他自知今日陛下召见,事关他能否待在这首辅的位置,心中不免有几分忐忑,却也有些许期待。毕竟,陛下如今似有锐意改革之意,若能趁此机会直陈时弊,也未必不是朝堂之幸。
刘若愚微微颔首,转身引路,口中轻声道:“首辅大人,陛下龙颜虽怒,然今次召见,似有深意。还望大人心中明镜啊。”

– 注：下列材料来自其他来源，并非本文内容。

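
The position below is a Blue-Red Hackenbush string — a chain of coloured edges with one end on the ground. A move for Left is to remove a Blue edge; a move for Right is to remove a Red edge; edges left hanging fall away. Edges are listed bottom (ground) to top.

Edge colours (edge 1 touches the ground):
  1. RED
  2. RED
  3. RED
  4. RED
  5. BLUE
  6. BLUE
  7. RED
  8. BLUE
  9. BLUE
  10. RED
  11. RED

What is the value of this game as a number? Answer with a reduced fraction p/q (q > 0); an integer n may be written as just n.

step 1: add RED to get R; options L={ ∅ } R={ 0 } -> -1
step 2: add RED to get RR; options L={ ∅ } R={ -1, 0 } -> -2
step 3: add RED to get RRR; options L={ ∅ } R={ -2, -1, 0 } -> -3
step 4: add RED to get RRRR; options L={ ∅ } R={ -3, -2, -1, 0 } -> -4
step 5: add BLUE to get RRRRB; options L={ -4 } R={ -3, -2, -1, 0 } -> -7/2
step 6: add BLUE to get RRRRBB; options L={ -4, -7/2 } R={ -3, -2, -1, 0 } -> -13/4
step 7: add RED to get RRRRBBR; options L={ -4, -7/2 } R={ -13/4, -3, -2, -1, 0 } -> -27/8
step 8: add BLUE to get RRRRBBRB; options L={ -4, -7/2, -27/8 } R={ -13/4, -3, -2, -1, 0 } -> -53/16
step 9: add BLUE to get RRRRBBRBB; options L={ -4, -7/2, -27/8, -53/16 } R={ -13/4, -3, -2, -1, 0 } -> -105/32
step 10: add RED to get RRRRBBRBBR; options L={ -4, -7/2, -27/8, -53/16 } R={ -105/32, -13/4, -3, -2, -1, 0 } -> -211/64
step 11: add RED to get RRRRBBRBBRR; options L={ -4, -7/2, -27/8, -53/16 } R={ -211/64, -105/32, -13/4, -3, -2, -1, 0 } -> -423/128

-423/128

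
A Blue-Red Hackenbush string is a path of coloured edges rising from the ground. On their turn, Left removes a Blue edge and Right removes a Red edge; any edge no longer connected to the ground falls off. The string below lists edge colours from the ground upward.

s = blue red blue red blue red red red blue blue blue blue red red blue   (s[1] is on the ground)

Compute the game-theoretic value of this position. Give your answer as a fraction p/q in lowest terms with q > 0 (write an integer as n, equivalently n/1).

value(b) = { 0 | ∅ } ⇒ 1
value(br) = { 0 | 1 } ⇒ 1/2
value(brb) = { 0; 1/2 | 1 } ⇒ 3/4
value(brbr) = { 0; 1/2 | 3/4; 1 } ⇒ 5/8
value(brbrb) = { 0; 1/2; 5/8 | 3/4; 1 } ⇒ 11/16
value(brbrbr) = { 0; 1/2; 5/8 | 11/16; 3/4; 1 } ⇒ 21/32
value(brbrbrr) = { 0; 1/2; 5/8 | 21/32; 11/16; 3/4; 1 } ⇒ 41/64
value(brbrbrrr) = { 0; 1/2; 5/8 | 41/64; 21/32; 11/16; 3/4; 1 } ⇒ 81/128
value(brbrbrrrb) = { 0; 1/2; 5/8; 81/128 | 41/64; 21/32; 11/16; 3/4; 1 } ⇒ 163/256
value(brbrbrrrbb) = { 0; 1/2; 5/8; 81/128; 163/256 | 41/64; 21/32; 11/16; 3/4; 1 } ⇒ 327/512
value(brbrbrrrbbb) = { 0; 1/2; 5/8; 81/128; 163/256; 327/512 | 41/64; 21/32; 11/16; 3/4; 1 } ⇒ 655/1024
value(brbrbrrrbbbb) = { 0; 1/2; 5/8; 81/128; 163/256; 327/512; 655/1024 | 41/64; 21/32; 11/16; 3/4; 1 } ⇒ 1311/2048
value(brbrbrrrbbbbr) = { 0; 1/2; 5/8; 81/128; 163/256; 327/512; 655/1024 | 1311/2048; 41/64; 21/32; 11/16; 3/4; 1 } ⇒ 2621/4096
value(brbrbrrrbbbbrr) = { 0; 1/2; 5/8; 81/128; 163/256; 327/512; 655/1024 | 2621/4096; 1311/2048; 41/64; 21/32; 11/16; 3/4; 1 } ⇒ 5241/8192
value(brbrbrrrbbbbrrb) = { 0; 1/2; 5/8; 81/128; 163/256; 327/512; 655/1024; 5241/8192 | 2621/4096; 1311/2048; 41/64; 21/32; 11/16; 3/4; 1 } ⇒ 10483/16384

10483/16384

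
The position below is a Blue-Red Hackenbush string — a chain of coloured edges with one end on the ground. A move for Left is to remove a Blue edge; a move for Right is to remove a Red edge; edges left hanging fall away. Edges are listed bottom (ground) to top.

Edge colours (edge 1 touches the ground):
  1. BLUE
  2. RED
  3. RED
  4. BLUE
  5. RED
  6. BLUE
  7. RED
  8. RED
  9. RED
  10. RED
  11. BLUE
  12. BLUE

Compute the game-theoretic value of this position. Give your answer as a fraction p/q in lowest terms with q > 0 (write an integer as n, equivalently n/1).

647/2048

B: Left { 0 }, Right { · } gives simplest 1
BR: Left { 0 }, Right { 1 } gives simplest 1/2
BRR: Left { 0 }, Right { 1/2,1 } gives simplest 1/4
BRRB: Left { 0,1/4 }, Right { 1/2,1 } gives simplest 3/8
BRRBR: Left { 0,1/4 }, Right { 3/8,1/2,1 } gives simplest 5/16
BRRBRB: Left { 0,1/4,5/16 }, Right { 3/8,1/2,1 } gives simplest 11/32
BRRBRBR: Left { 0,1/4,5/16 }, Right { 11/32,3/8,1/2,1 } gives simplest 21/64
BRRBRBRR: Left { 0,1/4,5/16 }, Right { 21/64,11/32,3/8,1/2,1 } gives simplest 41/128
BRRBRBRRR: Left { 0,1/4,5/16 }, Right { 41/128,21/64,11/32,3/8,1/2,1 } gives simplest 81/256
BRRBRBRRRR: Left { 0,1/4,5/16 }, Right { 81/256,41/128,21/64,11/32,3/8,1/2,1 } gives simplest 161/512
BRRBRBRRRRB: Left { 0,1/4,5/16,161/512 }, Right { 81/256,41/128,21/64,11/32,3/8,1/2,1 } gives simplest 323/1024
BRRBRBRRRRBB: Left { 0,1/4,5/16,161/512,323/1024 }, Right { 81/256,41/128,21/64,11/32,3/8,1/2,1 } gives simplest 647/2048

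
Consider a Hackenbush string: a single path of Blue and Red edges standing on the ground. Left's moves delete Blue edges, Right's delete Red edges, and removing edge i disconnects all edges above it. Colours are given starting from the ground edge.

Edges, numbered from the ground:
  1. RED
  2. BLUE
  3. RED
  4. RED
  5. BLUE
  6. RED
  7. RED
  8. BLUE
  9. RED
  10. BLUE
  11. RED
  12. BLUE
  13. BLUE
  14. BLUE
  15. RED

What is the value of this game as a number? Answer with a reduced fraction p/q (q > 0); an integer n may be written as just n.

-13987/16384

g_1 [R]  L=[]  R=[0]  => -1
g_2 [RB]  L=[-1]  R=[0]  => -1/2
g_3 [RBR]  L=[-1]  R=[-1/2, 0]  => -3/4
g_4 [RBRR]  L=[-1]  R=[-3/4, -1/2, 0]  => -7/8
g_5 [RBRRB]  L=[-1, -7/8]  R=[-3/4, -1/2, 0]  => -13/16
g_6 [RBRRBR]  L=[-1, -7/8]  R=[-13/16, -3/4, -1/2, 0]  => -27/32
g_7 [RBRRBRR]  L=[-1, -7/8]  R=[-27/32, -13/16, -3/4, -1/2, 0]  => -55/64
g_8 [RBRRBRRB]  L=[-1, -7/8, -55/64]  R=[-27/32, -13/16, -3/4, -1/2, 0]  => -109/128
g_9 [RBRRBRRBR]  L=[-1, -7/8, -55/64]  R=[-109/128, -27/32, -13/16, -3/4, -1/2, 0]  => -219/256
g_10 [RBRRBRRBRB]  L=[-1, -7/8, -55/64, -219/256]  R=[-109/128, -27/32, -13/16, -3/4, -1/2, 0]  => -437/512
g_11 [RBRRBRRBRBR]  L=[-1, -7/8, -55/64, -219/256]  R=[-437/512, -109/128, -27/32, -13/16, -3/4, -1/2, 0]  => -875/1024
g_12 [RBRRBRRBRBRB]  L=[-1, -7/8, -55/64, -219/256, -875/1024]  R=[-437/512, -109/128, -27/32, -13/16, -3/4, -1/2, 0]  => -1749/2048
g_13 [RBRRBRRBRBRBB]  L=[-1, -7/8, -55/64, -219/256, -875/1024, -1749/2048]  R=[-437/512, -109/128, -27/32, -13/16, -3/4, -1/2, 0]  => -3497/4096
g_14 [RBRRBRRBRBRBBB]  L=[-1, -7/8, -55/64, -219/256, -875/1024, -1749/2048, -3497/4096]  R=[-437/512, -109/128, -27/32, -13/16, -3/4, -1/2, 0]  => -6993/8192
g_15 [RBRRBRRBRBRBBBR]  L=[-1, -7/8, -55/64, -219/256, -875/1024, -1749/2048, -3497/4096]  R=[-6993/8192, -437/512, -109/128, -27/32, -13/16, -3/4, -1/2, 0]  => -13987/16384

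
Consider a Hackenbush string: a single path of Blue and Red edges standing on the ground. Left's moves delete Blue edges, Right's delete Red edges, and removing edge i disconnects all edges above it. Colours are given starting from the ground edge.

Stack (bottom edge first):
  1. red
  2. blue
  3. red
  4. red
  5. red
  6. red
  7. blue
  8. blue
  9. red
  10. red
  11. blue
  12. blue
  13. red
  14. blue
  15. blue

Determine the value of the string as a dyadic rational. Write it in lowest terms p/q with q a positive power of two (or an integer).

-15561/16384

r: Left { ∅ }, Right { 0 } gives simplest -1
rb: Left { -1 }, Right { 0 } gives simplest -1/2
rbr: Left { -1 }, Right { -1/2; 0 } gives simplest -3/4
rbrr: Left { -1 }, Right { -3/4; -1/2; 0 } gives simplest -7/8
rbrrr: Left { -1 }, Right { -7/8; -3/4; -1/2; 0 } gives simplest -15/16
rbrrrr: Left { -1 }, Right { -15/16; -7/8; -3/4; -1/2; 0 } gives simplest -31/32
rbrrrrb: Left { -1; -31/32 }, Right { -15/16; -7/8; -3/4; -1/2; 0 } gives simplest -61/64
rbrrrrbb: Left { -1; -31/32; -61/64 }, Right { -15/16; -7/8; -3/4; -1/2; 0 } gives simplest -121/128
rbrrrrbbr: Left { -1; -31/32; -61/64 }, Right { -121/128; -15/16; -7/8; -3/4; -1/2; 0 } gives simplest -243/256
rbrrrrbbrr: Left { -1; -31/32; -61/64 }, Right { -243/256; -121/128; -15/16; -7/8; -3/4; -1/2; 0 } gives simplest -487/512
rbrrrrbbrrb: Left { -1; -31/32; -61/64; -487/512 }, Right { -243/256; -121/128; -15/16; -7/8; -3/4; -1/2; 0 } gives simplest -973/1024
rbrrrrbbrrbb: Left { -1; -31/32; -61/64; -487/512; -973/1024 }, Right { -243/256; -121/128; -15/16; -7/8; -3/4; -1/2; 0 } gives simplest -1945/2048
rbrrrrbbrrbbr: Left { -1; -31/32; -61/64; -487/512; -973/1024 }, Right { -1945/2048; -243/256; -121/128; -15/16; -7/8; -3/4; -1/2; 0 } gives simplest -3891/4096
rbrrrrbbrrbbrb: Left { -1; -31/32; -61/64; -487/512; -973/1024; -3891/4096 }, Right { -1945/2048; -243/256; -121/128; -15/16; -7/8; -3/4; -1/2; 0 } gives simplest -7781/8192
rbrrrrbbrrbbrbb: Left { -1; -31/32; -61/64; -487/512; -973/1024; -3891/4096; -7781/8192 }, Right { -1945/2048; -243/256; -121/128; -15/16; -7/8; -3/4; -1/2; 0 } gives simplest -15561/16384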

“多谢公公提醒。”方从哲虽不知这位陛下的内侍提醒自己是否有所图谋,但也点头谢过对方。
不多时,方从哲与户部尚书李邦华一同入了乾清宫东暖阁。
朱由校已经在书案后等候多时了,见两位大臣进来,神色温和地抬了抬手:“两位老大人不必多礼,坐吧,来人搬两个软墩儿过来。”
朱由校语气捎带亲切,目光在几位尚书脸上扫过,微微叹息:“朕以束发之年即位,虽知天下艰难,然未料竟至此等田地。”
“昔年父皇尚居东宫,每逢廷议,群臣总说:‘但使君臣和睦,朝堂清明,大明中兴,指日可待。’朕那时年幼,听这些个大儒御史,个个引经据典、旁征博引,倒也佩服他们的才学。那会儿心里想着,这便是江山的栋梁、社稷的根基,待朕登基之后,一定要重用他们,一起重振我大明”。
“可如今亲眼所见,却觉可笑,这些自诩清流,口口声声讲廉洁奉公,可是这一次查抄贪墨,竟多数是这些人!平日里他们慷慨陈词、指斥他人贪婪如狼,标榜自己清廉如雪,可是谁料暗地里,却吞噬国库白银、搜刮百姓膏血,甚至连辽东的军饷都敢贪污。真真叫朕想来,只觉又气又笑,恍若看一场天大的笑话。”
朱由校说到这里,轻轻抬眸,看向方从哲与李邦华,语气缓和几分,带着些许殷切:“首辅与李邦华皆是三朝元老,心怀社稷,如今辽东风声鹤唳,国库空虚、军伍积弱,贪腐横行,朕有幸挽此危局,还希望两位爱卿助我啊。”